Leading presidential challenger Mir Hossein Mousavi ran a vibrant campaign. His followers, wearing green, turned out in force for a rally at Tehran's Haydarniya stadium.
Turnout was high and election officials kept some polling stations open for several hours after the scheduled close.
Ayatollah Ali Khamenei, the Supreme Leader, told Iranians to vote "based on their own views and decisions". "God willing, the best and the most deserving person will be elected," he added.
Official results quickly gave President Mahmoud Ahmadinejad a resounding victory, with 63% of the vote compared to Mr Mousavi's 34%. Claiming the vote was rigged, protesters took to the streets.
Meanwhile, Mr Ahmadinejad's supporters also took to the streets to cheer his win.
One day after the election, traces of the campaign were already being painted over near Mr Mousavi's Tehran campaign headquarters.
But the large protests continued. Mr Mousavi appeared at some, saying: "What the people are asking for is for their votes to be counted and their rights to be defended."
Following days of violence and the death of at least 30 people, foreign journalists were banned from leaving their offices to report on events. But images continued to be sent from the streets.
Amateur footage emerged showing pro-government militia apparently firing at opposition demonstrators in Tehran. Eight people were killed during a rally on 15 June, but authorities blamed the violence on "thugs".
In his first public comments on the protests, Iran's Supreme Leader Ayatollah Ali Khamenei said protests had to end and the result must be accepted. He attacked foreign "interference", singling out the "evil" UK government.
But the protests continued.

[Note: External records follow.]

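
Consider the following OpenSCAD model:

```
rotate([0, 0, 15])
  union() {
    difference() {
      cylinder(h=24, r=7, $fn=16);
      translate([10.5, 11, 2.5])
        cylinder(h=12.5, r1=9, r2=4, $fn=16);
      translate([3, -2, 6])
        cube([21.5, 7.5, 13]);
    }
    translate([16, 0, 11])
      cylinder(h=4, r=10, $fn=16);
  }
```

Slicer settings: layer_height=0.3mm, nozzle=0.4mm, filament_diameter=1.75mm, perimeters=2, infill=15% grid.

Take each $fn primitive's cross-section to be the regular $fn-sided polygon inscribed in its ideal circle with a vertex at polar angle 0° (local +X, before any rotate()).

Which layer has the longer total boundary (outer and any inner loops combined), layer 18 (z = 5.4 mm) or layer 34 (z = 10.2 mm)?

Layer 18 (z = 5.4): the r=7 cylinder contributes a regular 16-gon of circumradius 7 (perimeter = 2·16·7.000·sin(180°/16) = 43.70 mm); the cone at (10.5, 11): at t=0.232 of its height the radius interpolates to r₁+(r₂−r₁)t = 7.840, giving a regular 16-gon of that circumradius (perimeter = 2·16·7.840·sin(180°/16) = 48.94 mm); the cube at (3, -2) is absent (z outside [6, 19]); After the difference (first − rest): starting from the r=7 cylinder, the cone at (10.5, 11) misses the remaining region (no effect) — boundary = 43.70 mm; the cylinder at (16, 0) does not reach this height (z outside [11, 15]); Taking the union: only that combined region is present, so the union is just that shape — boundary = 43.70 mm; (rotated 15° about Z; rotation is an isometry so areas/perimeters/island counts are preserved). So its perimeter = 43.70 mm. Layer 34 (z = 10.2): the r=7 cylinder contributes a regular 16-gon of circumradius 7 (perimeter = 2·16·7.000·sin(180°/16) = 43.70 mm); the cone at (10.5, 11): at t=0.616 of its height the radius interpolates to r₁+(r₂−r₁)t = 5.920, giving a regular 16-gon of that circumradius (perimeter = 2·16·5.920·sin(180°/16) = 36.96 mm); the 21.5×7.5 cube at (3, -2) contributes its full rectangle (perimeter 58.00 mm); After the difference (first − rest): starting from the r=7 cylinder, the cone at (10.5, 11) misses the remaining region (no effect); the 21.5×7.5 cube at (3, -2) partially overlaps it — only the 24.60 mm² overlap (of its 161.25 mm²) is removed, clipping the outline — boundary = 47.44 mm; the cylinder at (16, 0) does not reach this height (z outside [11, 15]); Combining (union): only the result so far is present, so the union is just that shape — boundary = 47.44 mm; (rotated 15° about Z; rotation is an isometry so areas/perimeters/island counts are preserved). So its perimeter = 47.44 mm. Layer 34 is larger (47.44 vs 43.70 mm).

layer 34 (z = 10.2 mm)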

Here supporters of Iranian opposition leader Mir Hossein Mousavi chant "freedom, freedom" during Friday prayers in Tehran.
At the end of July state TV said police used tear gas to disperse crowds from the grave of Neda Agha Soltan, a young woman whose death became a symbol of post-election unrest.
The authorities were not wholly impervious to the pressures they were under. About 140 people arrested during protests were released - though dozens are also being prosecuted.
The crisis looks far from being resolved. While Mr Ahmadinejad was taking his oath of office on 5 August, hundreds of protesters rallied outside despite a heavy police presence.